Identification and characterization of microRNA-135A in cervical carcinogenesis

Abstract

Cervical cancer is the second major cancer among women worldwide and is associated with persistent infection of human papillomaviruses (HPVs). However, exposure to high-risk type HPVs alone is insufficient for tumor formation. Additional factors are required for the HPV-infected cervical cells to become tumorigenic. Activation of ß-catenin/TCF signaling is essential for transformation of HPV-immortalized keratinocyte into cancer. ß-catenin is excessively expressed in cervical cancer. Dysregulation of microRNAs is profoundly observed in various cancers but their roles in cervical cancer are obscure.

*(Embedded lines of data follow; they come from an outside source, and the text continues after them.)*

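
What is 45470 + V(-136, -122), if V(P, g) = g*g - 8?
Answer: 60346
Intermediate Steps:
V(P, g) = -8 + g² (V(P, g) = g² - 8 = -8 + g²)
45470 + V(-136, -122) = 45470 + (-8 + (-122)²) = 45470 + (-8 + 14884) = 45470 + 14876 = 60346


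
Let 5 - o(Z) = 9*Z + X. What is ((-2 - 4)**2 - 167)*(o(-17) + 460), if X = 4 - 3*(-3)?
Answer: -79255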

MicroRNA-135a (miR-135a) regulates one of the negative regulators of ß-catenin signaling, E3 ubiquitin ligase Seven In Absentia Human Homolog 1 (SIAH1). A 39-fold increase in the expression of miR-135a occurs in early stage cervical cancer. This study hypothesized that over-expression of miR-135a transformed HPV-infected cervical cells to cancer by activating ß-catenin/TCF signaling through down-regulation of SIAH1.

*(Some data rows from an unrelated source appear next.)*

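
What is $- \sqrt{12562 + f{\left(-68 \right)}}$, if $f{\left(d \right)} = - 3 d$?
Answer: $- \sqrt{12766} \approx -112.99$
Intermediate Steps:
$- \sqrt{12562 + f{\left(-68 \right)}} = - \sqrt{12562 - -204} = - \sqrt{12562 + 204} = - \sqrt{12766}$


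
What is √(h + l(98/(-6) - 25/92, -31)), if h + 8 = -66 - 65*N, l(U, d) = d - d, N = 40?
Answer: I*√2674 ≈ 51.711*I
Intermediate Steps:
l(U, d) = 0
h = -2674 (h = -8 + (-66 - 65*40) = -8 + (-66 - 2600) = -8 - 2666 = -2674)
√(h + l(98/(-6) - 25/92, -31)) = √(-2674 + 0) = √(-2674) = I*√2674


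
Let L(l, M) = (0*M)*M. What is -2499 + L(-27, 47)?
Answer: -2499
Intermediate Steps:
L(l, M) = 0 (L(l, M) = 0*M = 0)
-2499 + L(-27, 47) = -2499 + 0 = -2499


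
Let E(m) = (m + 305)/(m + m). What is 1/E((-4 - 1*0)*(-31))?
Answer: 248/429 ≈ 0.57809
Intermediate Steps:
E(m) = (305 + m)/(2*m) (E(m) = (305 + m)/((2*m)) = (305 + m)*(1/(2*m)) = (305 + m)/(2*m))
1/E((-4 - 1*0)*(-31)) = 1/((305 + (-4 - 1*0)*(-31))/(2*(((-4 - 1*0)*(-31))))) = 1/((305 + (-4 + 0)*(-31))/(2*(((-4 + 0)*(-31))))) = 1/((305 - 4*(-31))/(2*((-4*(-31))))) = 1/((½)*(305 + 124)/124) = 1/((½)*(1/124)*429) = 1/(429/248) = 248/429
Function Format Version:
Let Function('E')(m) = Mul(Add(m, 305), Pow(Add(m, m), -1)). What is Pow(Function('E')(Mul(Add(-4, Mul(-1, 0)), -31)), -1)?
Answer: Rational(248, 429) ≈ 0.57809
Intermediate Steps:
Function('E')(m) = Mul(Rational(1, 2), Pow(m, -1), Add(305, m)) (Function('E')(m) = Mul(Add(305, m), Pow(Mul(2, m), -1)) = Mul(Add(305, m), Mul(Rational(1, 2), Pow(m, -1))) = Mul(Rational(1, 2), Pow(m, -1), Add(305, m)))
Pow(Function('E')(Mul(Add(-4, Mul(-1, 0)), -31)), -1) = Pow(Mul(Rational(1, 2), Pow(Mul(Add(-4, Mul(-1, 0)), -31), -1), Add(305, Mul(Add(-4, Mul(-1, 0)), -31))), -1) = Pow(Mul(Rational(1, 2), Pow(Mul(Add(-4, 0), -31), -1), Add(305, Mul(Add(-4, 0), -31))), -1) = Pow(Mul(Rational(1, 2), Pow(Mul(-4, -31), -1), Add(305, Mul(-4, -31))), -1) = Pow(Mul(Rational(1, 2), Pow(124, -1), Add(305, 124)), -1) = Pow(Mul(Rational(1, 2), Rational(1, 124), 429), -1) = Pow(Rational(429, 248), -1) = Rational(248, 429)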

In this study, miR-135a was confirmed to be specifically up-regulated in cervical cancer tissues when compared with precancerous lesions. Force-expression of miR-135a induced tumorigenic properties (anchorage independent growth and metastatic abilities) in vitro of a non-tumorigenic cervical epithelial cell line NC104 immortalized by HPV-16 E6 and E7 oncoproteins (NC104 E6/E7). The metastatic activities induced by miR-135a required the presence of E6 and E7 proteins as the activities were not observed in another immortalized cervical cell-line from the same parental cells but without the oncoproteins. The observations were confirmed by the observations that miR-135a knockdown did not impair the above tumorigenic properties in a HPV-negative cervical cancer cell line, but suppressed them in HPV-positive cervical cancer cell lines.

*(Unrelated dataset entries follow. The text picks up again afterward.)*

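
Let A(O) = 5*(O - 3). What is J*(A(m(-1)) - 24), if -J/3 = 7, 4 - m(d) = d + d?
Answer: 189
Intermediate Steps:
m(d) = 4 - 2*d (m(d) = 4 - (d + d) = 4 - 2*d)
A(O) = -15 + 5*O (A(O) = 5*(-3 + O) = -15 + 5*O)
J = -21 (J = -3*7 = -21)
J*(A(m(-1)) - 24) = -21*((-15 + 5*(4 - 2*(-1))) - 24) = -21*((-15 + 5*(4 + 2)) - 24) = -21*((-15 + 5*6) - 24) = -21*((-15 + 30) - 24) = -21*(15 - 24) = -21*(-9) = 189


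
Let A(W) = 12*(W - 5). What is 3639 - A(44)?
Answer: 3171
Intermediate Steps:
A(W) = -60 + 12*W (A(W) = 12*(-5 + W) = -60 + 12*W)
3639 - A(44) = 3639 - (-60 + 12*44) = 3639 - (-60 + 528) = 3639 - 1*468 = 3639 - 468 = 3171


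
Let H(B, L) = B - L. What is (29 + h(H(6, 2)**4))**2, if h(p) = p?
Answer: 81225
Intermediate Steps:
(29 + h(H(6, 2)**4))**2 = (29 + (6 - 1*2)**4)**2 = (29 + (6 - 2)**4)**2 = (29 + 4**4)**2 = (29 + 256)**2 = 285**2 = 81225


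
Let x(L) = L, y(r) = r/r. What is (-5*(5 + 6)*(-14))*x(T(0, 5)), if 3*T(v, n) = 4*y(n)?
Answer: 3080/3 ≈ 1026.7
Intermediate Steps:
y(r) = 1
T(v, n) = 4/3 (T(v, n) = (4*1)/3 = (1/3)*4 = 4/3)
(-5*(5 + 6)*(-14))*x(T(0, 5)) = (-5*(5 + 6)*(-14))*(4/3) = (-5*11*(-14))*(4/3) = -55*(-14)*(4/3) = 770*(4/3) = 3080/3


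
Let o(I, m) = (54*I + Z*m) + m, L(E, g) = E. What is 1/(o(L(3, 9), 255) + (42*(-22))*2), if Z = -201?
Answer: -1/52686 ≈ -1.8980e-5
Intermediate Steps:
o(I, m) = -200*m + 54*I (o(I, m) = (54*I - 201*m) + m = (-201*m + 54*I) + m = -200*m + 54*I)
1/(o(L(3, 9), 255) + (42*(-22))*2) = 1/((-200*255 + 54*3) + (42*(-22))*2) = 1/((-51000 + 162) - 924*2) = 1/(-50838 - 1848) = 1/(-52686) = -1/52686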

The mechanism of action of miR-135a in cervical cancer was evaluated. The tumorigenic effects was due to the inhibitory action of miR-135a on SIAH1 leading to up-regulation of ß-catenin/TCF signaling. MiR-135a force-expression enhanced the growth of the cervical cancer cell line HeLa and NC104 E6/E7-derived tumor in vivo. The effect of miR-135a was partially nullified by SIAH1 force-expression. These observations were in line with expression analyses in cervical biopsies, in which SIAH1 immunoreactivities were inversely correlated, whereas ß-catenin was positively correlated with the expression of miR-135a. The data illustrated an oncogenic role of miR-135a/SIAH1/ß-catenin signaling in cervical cancer formation.

The role of miR-135a in the formation of cancer stem cells (CSCs) was also elucidated. The number of CD133+ cells was significantly higher in the miR-135a-transformed NC104 E6/E7 cells than the untreated group. The CD133+ cells isolated from the miR-135a-transformed NC104 E6/E7 possessed self-renewal, differentiation and multidrug resistance properties, up-regulation of miR-135a. They also expressed ß-catenin and the stemness genes OCT4, SSEA-4. CD133+ cells were also identified sporadically in fresh cervical tumors. The observations indicate that CD133+ cervical cancer cells possesses CSC properties.

In conclusion, this thesis was the first to identify and characterize the functions of miR-135a as an oncomiR in cervical carcinogenesis. MiR-135a played a pivotal role in malignant transformation and cancer progression in HPV-infected cervical cells through miR-135a/SIAH1/ß-catenin signaling. The microRNA also enhanced the proportion of CD133-expressing cervical CSCs.